🤖 AI Summary
Edge AI applications demand ultra-low end-to-end latency (<20 ms), high throughput, and real-time processing—requirements unmet by current 5G networks. Empirical measurements across central European 5G deployments reveal end-to-end latencies of 61–110 ms, exceeding the AI-critical threshold by 270%, exposing fundamental bottlenecks in semantic awareness, compute-network co-design, and dynamic resource orchestration.
Method: This work quantifies, for the first time, the generational latency gap between 5G and edge AI through large-scale field measurements. It proposes an AI-native 6G design paradigm grounded in empirical evidence and establishes a tri-dimensional co-design architecture integrating network, computing, and semantics.

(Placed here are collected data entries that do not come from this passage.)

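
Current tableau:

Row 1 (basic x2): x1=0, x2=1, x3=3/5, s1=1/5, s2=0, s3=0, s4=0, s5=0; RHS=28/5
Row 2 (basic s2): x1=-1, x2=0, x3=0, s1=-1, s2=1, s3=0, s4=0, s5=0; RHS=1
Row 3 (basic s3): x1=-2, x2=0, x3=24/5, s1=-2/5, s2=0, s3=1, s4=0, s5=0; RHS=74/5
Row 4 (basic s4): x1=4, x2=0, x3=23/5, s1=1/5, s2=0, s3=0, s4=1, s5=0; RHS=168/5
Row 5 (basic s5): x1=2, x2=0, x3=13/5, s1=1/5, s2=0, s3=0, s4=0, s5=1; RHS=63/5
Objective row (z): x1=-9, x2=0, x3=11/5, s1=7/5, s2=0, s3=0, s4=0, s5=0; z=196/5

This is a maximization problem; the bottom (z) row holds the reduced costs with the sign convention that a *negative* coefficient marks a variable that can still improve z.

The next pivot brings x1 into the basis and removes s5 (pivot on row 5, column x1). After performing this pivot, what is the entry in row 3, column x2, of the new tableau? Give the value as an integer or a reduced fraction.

Pivot element is row 5, column x1: 2.
Normalize row 5: new (row 5, x2) = 0/2 = 0.
row 3 ← row 3 − (-2)·(new row 5): 0 − (-2)·0 = 0.

0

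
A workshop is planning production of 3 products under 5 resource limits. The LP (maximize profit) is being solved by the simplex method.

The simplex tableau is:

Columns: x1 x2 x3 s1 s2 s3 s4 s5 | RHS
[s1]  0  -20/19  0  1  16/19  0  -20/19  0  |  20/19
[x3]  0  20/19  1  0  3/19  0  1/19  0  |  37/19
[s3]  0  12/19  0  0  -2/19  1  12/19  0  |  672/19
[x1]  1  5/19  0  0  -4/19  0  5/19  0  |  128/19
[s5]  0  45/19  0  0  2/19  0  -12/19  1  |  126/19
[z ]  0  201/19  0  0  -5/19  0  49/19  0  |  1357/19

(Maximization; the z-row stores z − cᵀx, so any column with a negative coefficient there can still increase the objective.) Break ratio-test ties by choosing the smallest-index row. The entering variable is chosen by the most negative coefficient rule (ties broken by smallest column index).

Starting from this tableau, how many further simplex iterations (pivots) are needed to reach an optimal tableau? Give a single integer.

pivot: s2 in, s1 out → z = 287/4
No improving column remains; optimal.

1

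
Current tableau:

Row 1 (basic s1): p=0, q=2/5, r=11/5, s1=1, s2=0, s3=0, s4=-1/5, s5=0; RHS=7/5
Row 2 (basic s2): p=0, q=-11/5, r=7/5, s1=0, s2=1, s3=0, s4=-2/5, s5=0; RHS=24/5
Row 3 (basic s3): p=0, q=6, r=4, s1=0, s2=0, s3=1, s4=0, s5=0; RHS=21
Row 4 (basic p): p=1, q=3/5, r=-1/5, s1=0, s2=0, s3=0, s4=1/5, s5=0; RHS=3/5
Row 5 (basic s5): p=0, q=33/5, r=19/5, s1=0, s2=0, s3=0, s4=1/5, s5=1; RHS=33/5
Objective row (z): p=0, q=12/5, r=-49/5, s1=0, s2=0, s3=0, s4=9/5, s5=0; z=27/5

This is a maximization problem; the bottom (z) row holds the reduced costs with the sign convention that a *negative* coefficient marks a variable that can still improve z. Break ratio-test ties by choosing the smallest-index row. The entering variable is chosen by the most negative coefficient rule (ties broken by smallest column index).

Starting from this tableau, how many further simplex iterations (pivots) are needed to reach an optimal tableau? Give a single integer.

1

pivot: r in, s1 out → z = 128/11
No improving column remains; optimal.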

Contribution/Results: The study delivers a comprehensive, implementation-oriented technology roadmap spanning air interface, core network, and edge-intelligent coordination. It provides both theoretical foundations and practical engineering pathways for evolving 6G infrastructure toward AI-native services, bridging the latency gap while enabling semantic-aware, real-time distributed intelligence.
📝 Abstract
The convergence of Artificial Intelligence (AI) and the Internet of Things has accelerated the development of distributed, network-sensitive applications, necessitating ultra-low latency, high throughput, and real-time processing capabilities. While 5G networks represent a significant technological milestone, their ability to support AI-driven edge applications remains constrained by performance gaps observed in real-world deployments. This paper addresses these limitations and highlights critical advancements needed to realize a robust and scalable 6G ecosystem optimized for AI applications. Furthermore, we conduct an empirical evaluation of 5G network infrastructure in central Europe, with latency measurements ranging from 61 ms to 110 ms across different close geographical areas. These values exceed the requirements of latency-critical AI applications by approximately 270%, revealing significant shortcomings in current deployments. Building on these findings, we propose a set of recommendations to bridge the gap between existing 5G performance and the requirements of next-generation AI applications.